PAPE AMADOU SALL DU PS «LA COALITION BBY EST GEREE DE FAÇON CONJONCTURELLE»
De l’avis de Pape Amadou Sall du Parti Socialiste (PS), il y a un problème congénital à régler au niveau local pour rendre viable la coalition Benno Bokk Yaakaar (Bby). «Voilà une coalition vieille de presque 10 ans, qui a été créée structurellement, mais gérée de façon conjoncturelle. Bby existe et fonctionne normalement au niveau national, mais n’existe et n’est opérationnel au niveau local que lorsqu’il y a élection», souligne-t-il.

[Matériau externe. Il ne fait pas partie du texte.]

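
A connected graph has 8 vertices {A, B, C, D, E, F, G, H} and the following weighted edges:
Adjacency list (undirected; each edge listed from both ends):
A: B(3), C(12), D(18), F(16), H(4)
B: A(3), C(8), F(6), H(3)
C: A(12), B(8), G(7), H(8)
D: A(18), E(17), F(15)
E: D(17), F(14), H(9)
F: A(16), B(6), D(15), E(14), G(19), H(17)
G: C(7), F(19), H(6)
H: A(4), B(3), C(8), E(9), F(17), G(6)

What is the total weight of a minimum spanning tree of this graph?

Kruskal's algorithm — process edges by increasing weight (ties by edge label):
A—B (3): add — endpoints in different components.
B—H (3): add — endpoints in different components.
A—H (4): skip — A and H already connected.
B—F (6): add — endpoints in different components.
G—H (6): add — endpoints in different components.
C—G (7): add — endpoints in different components.
B—C (8): skip — B and C already connected.
C—H (8): skip — C and H already connected.
E—H (9): add — endpoints in different components.
A—C (12): skip — A and C already connected.
E—F (14): skip — E and F already connected.
D—F (15): add — endpoints in different components.
MST edges: A—B, B—H, B—F, G—H, C—G, E—H, D—F; total weight 3+3+6+6+7+9+15 = 49.

49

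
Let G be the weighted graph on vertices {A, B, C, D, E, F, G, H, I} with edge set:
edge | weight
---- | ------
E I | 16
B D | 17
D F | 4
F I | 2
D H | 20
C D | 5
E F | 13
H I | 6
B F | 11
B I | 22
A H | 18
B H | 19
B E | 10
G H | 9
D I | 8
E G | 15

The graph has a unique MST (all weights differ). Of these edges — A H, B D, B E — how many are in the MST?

Kruskal: consider edges lightest-first.
F I (2): add — endpoints in different components.
D F (4): add — endpoints in different components.
C D (5): add — endpoints in different components.
H I (6): add — endpoints in different components.
D I (8): skip — D and I already connected.
G H (9): add — endpoints in different components.
B E (10): add — endpoints in different components.
B F (11): add — endpoints in different components.
E F (13): skip — E and F already connected.
E G (15): skip — E and G already connected.
E I (16): skip — E and I already connected.
B D (17): skip — B and D already connected.
A H (18): add — endpoints in different components.
MST edge set: {F I, D F, C D, H I, G H, B E, B F, A H}.
Of the listed edges, {A H, B E} are in the MST → 2.

2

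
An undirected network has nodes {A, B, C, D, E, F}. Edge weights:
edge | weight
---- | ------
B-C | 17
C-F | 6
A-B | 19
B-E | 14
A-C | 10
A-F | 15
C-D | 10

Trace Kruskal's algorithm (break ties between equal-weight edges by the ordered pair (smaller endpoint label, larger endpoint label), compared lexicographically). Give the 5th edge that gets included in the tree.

B-C

Kruskal's algorithm — process edges by increasing weight (ties by edge label):
C-F (6): add — endpoints in different components.
A-C (10): add — endpoints in different components.
C-D (10): add — endpoints in different components.
B-E (14): add — endpoints in different components.
A-F (15): skip — A and F already connected.
B-C (17): add — endpoints in different components.
The 5th edge added is B-C.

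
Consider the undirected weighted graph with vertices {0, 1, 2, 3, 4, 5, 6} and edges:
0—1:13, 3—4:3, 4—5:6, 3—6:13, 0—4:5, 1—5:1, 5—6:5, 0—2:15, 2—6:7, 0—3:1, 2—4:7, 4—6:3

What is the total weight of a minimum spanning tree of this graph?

20

Prim, starting at 5.
Step 1: cheapest edge leaving the tree is 1—5 (1); add 1.
Step 2: cheapest edge leaving the tree is 5—6 (5); add 6.
Step 3: cheapest edge leaving the tree is 4—6 (3); add 4.
Step 4: cheapest edge leaving the tree is 3—4 (3); add 3.
Step 5: cheapest edge leaving the tree is 0—3 (1); add 0.
Step 6: cheapest edge leaving the tree is 2—4 (7); add 2.
MST edges: 1—5, 5—6, 4—6, 3—4, 0—3, 2—4; total weight 1+5+3+3+1+7 = 20.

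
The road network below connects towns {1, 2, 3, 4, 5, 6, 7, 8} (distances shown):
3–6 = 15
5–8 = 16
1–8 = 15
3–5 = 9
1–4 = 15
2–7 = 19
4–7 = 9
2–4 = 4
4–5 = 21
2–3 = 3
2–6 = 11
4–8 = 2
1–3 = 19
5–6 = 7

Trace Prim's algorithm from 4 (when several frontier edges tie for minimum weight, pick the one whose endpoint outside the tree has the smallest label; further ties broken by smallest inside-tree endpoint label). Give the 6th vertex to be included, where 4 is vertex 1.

6

Grow the tree from 4 using Prim:
Step 1: frontier [4–8 2, 2–4 4, 4–7 9, 1–4 15, 4–5 21] → take 4–8 (2); add 8.
Step 2: frontier [2–4 4, 4–7 9, 1–4 15, 4–5 21, 1–8 15, 5–8 16] → take 2–4 (4); add 2.
Step 3: frontier [2–3 3, 2–6 11, 2–7 19, 4–7 9, 1–4 15, 4–5 21, 1–8 15, 5–8 16] → take 2–3 (3); add 3.
Step 4: frontier [2–6 11, 2–7 19, 3–5 9, 3–6 15, 1–3 19, 4–7 9, 1–4 15, 4–5 21, 1–8 15, 5–8 16] → take 3–5 (9); add 5.
Step 5: frontier [2–6 11, 2–7 19, 3–6 15, 1–3 19, 4–7 9, 1–4 15, 5–6 7, 1–8 15] → take 5–6 (7); add 6.
Step 6: frontier [2–7 19, 1–3 19, 4–7 9, 1–4 15, 1–8 15] → take 4–7 (9); add 7.
Step 7: frontier [1–3 19, 1–4 15, 1–8 15] → take 1–4 (15); add 1.
Vertex order: 4, 8, 2, 3, 5, 6, 7, 1. The 6th vertex is 6.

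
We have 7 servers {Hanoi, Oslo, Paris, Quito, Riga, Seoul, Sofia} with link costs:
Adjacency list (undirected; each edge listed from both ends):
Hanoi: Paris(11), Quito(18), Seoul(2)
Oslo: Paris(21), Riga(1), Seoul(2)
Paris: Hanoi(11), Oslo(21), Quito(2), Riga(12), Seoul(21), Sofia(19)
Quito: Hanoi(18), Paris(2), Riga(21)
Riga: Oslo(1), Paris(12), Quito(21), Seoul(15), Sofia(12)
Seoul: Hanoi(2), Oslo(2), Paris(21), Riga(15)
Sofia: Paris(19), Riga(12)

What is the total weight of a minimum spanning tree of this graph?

30

Kruskal: consider edges lightest-first.
Oslo–Riga (1): add — endpoints in different components.
Hanoi–Seoul (2): add — endpoints in different components.
Oslo–Seoul (2): add — endpoints in different components.
Paris–Quito (2): add — endpoints in different components.
Hanoi–Paris (11): add — endpoints in different components.
Paris–Riga (12): skip — Paris and Riga already connected.
Riga–Sofia (12): add — endpoints in different components.
MST edges: Oslo–Riga, Hanoi–Seoul, Oslo–Seoul, Paris–Quito, Hanoi–Paris, Riga–Sofia; total weight 1+2+2+2+11+12 = 30.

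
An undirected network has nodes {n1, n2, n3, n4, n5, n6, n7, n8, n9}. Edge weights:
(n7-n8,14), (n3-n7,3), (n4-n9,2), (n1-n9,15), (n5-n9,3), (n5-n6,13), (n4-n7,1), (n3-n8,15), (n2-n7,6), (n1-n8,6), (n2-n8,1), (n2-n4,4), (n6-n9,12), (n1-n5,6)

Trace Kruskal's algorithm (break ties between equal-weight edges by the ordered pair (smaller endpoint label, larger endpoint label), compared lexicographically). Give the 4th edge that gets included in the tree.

n3-n7

Kruskal: consider edges lightest-first.
n2-n8 (1): add — endpoints in different components.
n4-n7 (1): add — endpoints in different components.
n4-n9 (2): add — endpoints in different components.
n3-n7 (3): add — endpoints in different components.
n5-n9 (3): add — endpoints in different components.
n2-n4 (4): add — endpoints in different components.
n1-n5 (6): add — endpoints in different components.
n1-n8 (6): skip — n1 and n8 already connected.
n2-n7 (6): skip — n2 and n7 already connected.
n6-n9 (12): add — endpoints in different components.
The 4th edge added is n3-n7.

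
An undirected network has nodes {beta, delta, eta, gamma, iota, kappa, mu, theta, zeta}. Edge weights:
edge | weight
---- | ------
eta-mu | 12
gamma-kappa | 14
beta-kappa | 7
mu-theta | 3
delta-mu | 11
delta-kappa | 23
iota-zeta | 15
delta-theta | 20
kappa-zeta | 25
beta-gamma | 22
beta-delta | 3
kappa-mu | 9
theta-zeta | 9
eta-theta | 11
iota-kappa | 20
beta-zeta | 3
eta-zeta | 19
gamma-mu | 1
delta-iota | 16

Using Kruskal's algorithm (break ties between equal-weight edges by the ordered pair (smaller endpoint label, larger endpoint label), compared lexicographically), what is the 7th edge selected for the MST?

eta-theta

Kruskal's algorithm — process edges by increasing weight (ties by edge label):
gamma-mu (1): add — endpoints in different components.
beta-delta (3): add — endpoints in different components.
beta-zeta (3): add — endpoints in different components.
mu-theta (3): add — endpoints in different components.
beta-kappa (7): add — endpoints in different components.
kappa-mu (9): add — endpoints in different components.
theta-zeta (9): skip — theta and zeta already connected.
delta-mu (11): skip — mu and delta already connected.
eta-theta (11): add — endpoints in different components.
eta-mu (12): skip — mu and eta already connected.
gamma-kappa (14): skip — kappa and gamma already connected.
iota-zeta (15): add — endpoints in different components.
The 7th edge added is eta-theta.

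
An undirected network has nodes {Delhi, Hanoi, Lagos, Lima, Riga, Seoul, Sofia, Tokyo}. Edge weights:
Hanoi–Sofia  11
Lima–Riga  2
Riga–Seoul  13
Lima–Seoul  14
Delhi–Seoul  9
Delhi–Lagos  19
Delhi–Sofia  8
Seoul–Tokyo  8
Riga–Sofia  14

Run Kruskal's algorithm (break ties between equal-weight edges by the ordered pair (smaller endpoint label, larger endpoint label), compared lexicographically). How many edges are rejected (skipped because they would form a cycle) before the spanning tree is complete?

2

Kruskal's algorithm — process edges by increasing weight (ties by edge label):
Lima–Riga (2): add — endpoints in different components.
Delhi–Sofia (8): add — endpoints in different components.
Seoul–Tokyo (8): add — endpoints in different components.
Delhi–Seoul (9): add — endpoints in different components.
Hanoi–Sofia (11): add — endpoints in different components.
Riga–Seoul (13): add — endpoints in different components.
Lima–Seoul (14): skip — Lima and Seoul already connected.
Riga–Sofia (14): skip — Riga and Sofia already connected.
Delhi–Lagos (19): add — endpoints in different components.
Edges rejected before the tree was complete: 2.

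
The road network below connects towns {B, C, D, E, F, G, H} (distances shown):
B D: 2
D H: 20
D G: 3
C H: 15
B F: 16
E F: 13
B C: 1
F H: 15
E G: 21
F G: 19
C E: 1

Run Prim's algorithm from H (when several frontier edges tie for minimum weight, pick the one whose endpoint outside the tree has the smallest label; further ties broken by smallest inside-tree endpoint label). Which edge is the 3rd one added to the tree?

C-E

Prim's algorithm from H:
Step 1: frontier [C H 15, F H 15, D H 20] → take C H (15); add C.
Step 2: frontier [B C 1, C E 1, F H 15, D H 20] → take B C (1); add B.
Step 3: frontier [B D 2, B F 16, C E 1, F H 15, D H 20] → take C E (1); add E.
Step 4: frontier [B D 2, B F 16, E F 13, E G 21, F H 15, D H 20] → take B D (2); add D.
Step 5: frontier [B F 16, D G 3, E F 13, E G 21, F H 15] → take D G (3); add G.
Step 6: frontier [B F 16, E F 13, F G 19, F H 15] → take E F (13); add F.
The 3rd edge added is C E.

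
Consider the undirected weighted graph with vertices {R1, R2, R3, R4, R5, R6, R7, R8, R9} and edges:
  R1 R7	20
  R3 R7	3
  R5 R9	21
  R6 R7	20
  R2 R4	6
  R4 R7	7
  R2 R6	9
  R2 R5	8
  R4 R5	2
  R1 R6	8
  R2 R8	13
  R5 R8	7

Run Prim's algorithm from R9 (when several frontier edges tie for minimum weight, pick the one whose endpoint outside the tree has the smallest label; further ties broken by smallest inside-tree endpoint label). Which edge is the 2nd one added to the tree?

Grow the tree from R9 using Prim:
Step 1: frontier [R5 R9 21] → take R5 R9 (21); add R5.
Step 2: frontier [R4 R5 2, R5 R8 7, R2 R5 8] → take R4 R5 (2); add R4.
Step 3: frontier [R2 R4 6, R4 R7 7, R5 R8 7, R2 R5 8] → take R2 R4 (6); add R2.
Step 4: frontier [R2 R6 9, R2 R8 13, R4 R7 7, R5 R8 7] → take R4 R7 (7); add R7.
Step 5: frontier [R2 R6 9, R2 R8 13, R5 R8 7, R3 R7 3, R1 R7 20, R6 R7 20] → take R3 R7 (3); add R3.
Step 6: frontier [R2 R6 9, R2 R8 13, R5 R8 7, R1 R7 20, R6 R7 20] → take R5 R8 (7); add R8.
Step 7: frontier [R2 R6 9, R1 R7 20, R6 R7 20] → take R2 R6 (9); add R6.
Step 8: frontier [R1 R6 8, R1 R7 20] → take R1 R6 (8); add R1.
The 2nd edge added is R4 R5.

R4-R5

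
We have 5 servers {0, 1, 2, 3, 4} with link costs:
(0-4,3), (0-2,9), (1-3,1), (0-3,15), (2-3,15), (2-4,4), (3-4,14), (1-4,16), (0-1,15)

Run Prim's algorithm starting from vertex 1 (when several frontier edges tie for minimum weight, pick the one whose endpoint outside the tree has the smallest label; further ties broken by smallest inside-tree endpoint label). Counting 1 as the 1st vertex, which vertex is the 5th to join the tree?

2

Prim's algorithm from 1:
Step 1: frontier [1-3 1, 0-1 15, 1-4 16] → take 1-3 (1); add 3.
Step 2: frontier [0-1 15, 1-4 16, 3-4 14, 0-3 15, 2-3 15] → take 3-4 (14); add 4.
Step 3: frontier [0-1 15, 0-3 15, 2-3 15, 0-4 3, 2-4 4] → take 0-4 (3); add 0.
Step 4: frontier [0-2 9, 2-3 15, 2-4 4] → take 2-4 (4); add 2.
Vertex order: 1, 3, 4, 0, 2. The 5th vertex is 2.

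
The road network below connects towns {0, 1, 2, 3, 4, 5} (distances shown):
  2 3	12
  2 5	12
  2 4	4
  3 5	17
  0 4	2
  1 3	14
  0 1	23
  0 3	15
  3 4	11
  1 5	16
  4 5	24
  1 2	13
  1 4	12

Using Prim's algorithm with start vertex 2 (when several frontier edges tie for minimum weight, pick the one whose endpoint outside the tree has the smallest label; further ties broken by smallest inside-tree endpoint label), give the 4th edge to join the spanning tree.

1-4

Prim, starting at 2.
Step 1: cheapest edge leaving the tree is 2 4 (4); add 4.
Step 2: cheapest edge leaving the tree is 0 4 (2); add 0.
Step 3: cheapest edge leaving the tree is 3 4 (11); add 3.
Step 4: cheapest edge leaving the tree is 1 4 (12); add 1.
Step 5: cheapest edge leaving the tree is 2 5 (12); add 5.
The 4th edge added is 1 4.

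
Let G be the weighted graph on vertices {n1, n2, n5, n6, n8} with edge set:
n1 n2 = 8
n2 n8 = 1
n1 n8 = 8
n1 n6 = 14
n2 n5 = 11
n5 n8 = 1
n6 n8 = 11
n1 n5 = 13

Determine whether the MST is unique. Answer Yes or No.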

C’est pourquoi, dit-il, ceux qui se considèrent comme les locomotives de la coalition semblent juste utiliser les gens comme un escalier qui les mène et les maintient au sommet. «Ceci ne peut plus prospérer dans ce contexte où d’autres forces émergent et qu’il existe d’autres alternatives. Cette façon de voir les alliés comme des béquilles est irrespectueuse. En plus, ce sont des gens qui manquent terriblement de générosité à chaque occasion, ils veulent tout pour eux et rien pour les autres. Aucun allié ne peut être renforcé dans un tel partenariat. En atteste le cas du PS qui avait en 2012 une vingtaine de députés alors qu’aujourd’hui il lui en reste une dizaine. De plus de 100 maires en 2009, le Ps passe à 50 en 2014 avec l’avènement de Bby, pour se retrouver en 2022 avec 23 maires et trois départements», se désole Pape Amadou Sall. A ce rythme, alerte-t-il, «c’est l’extinction de tous les partis alliés dans un future très proche. Maintenant, si les directions de ces partis alliés ne réagissent pas à cause des privilèges, les bases ne suivront plus aveuglément».
IDRISSA SECK, LE GRAND PERDANT DE LA BATAILLE DE THIÈS
La donne politique actuelle à Thiès désavantage totalement le leader de Rewmi, Idrissa Seck. Son hégémonie dans la ville de Thiès a duré pendant plus de 20 ans avant la déconvenue du 23 janvier 2022. Il est le plus grand perdant, même s’il n’a pas battu campagne. Il nourrissait certainement l’ambition de confirmer sa position de leader sur le terrain politique à Thiès, surtout après avoir rejoint la mouvance présidentielle. Mais après avoir été battu dans son bureau de vote et dans son emblématique centre de vote de l’école Malick Kaïré Diaw, il a perdu le contrôle politique d’une ville qui lui était jusque-là totalement acquise. Cette nouvelle donne risque également de changer les critères de choix des candidats, à l’occasion des prochaines législatives, en lieu et place du service royal qui avait été offert au Rewmi lors des locales. Pour la première fois depuis 2000, Idrissa Seck est en position d’opposant dans son fief de Thiès. Une situation qu’il avait tant redoutée au point de jurer que le jour où il serait battu dans la cité du rail, il mettrait un terme à sa carrière politique.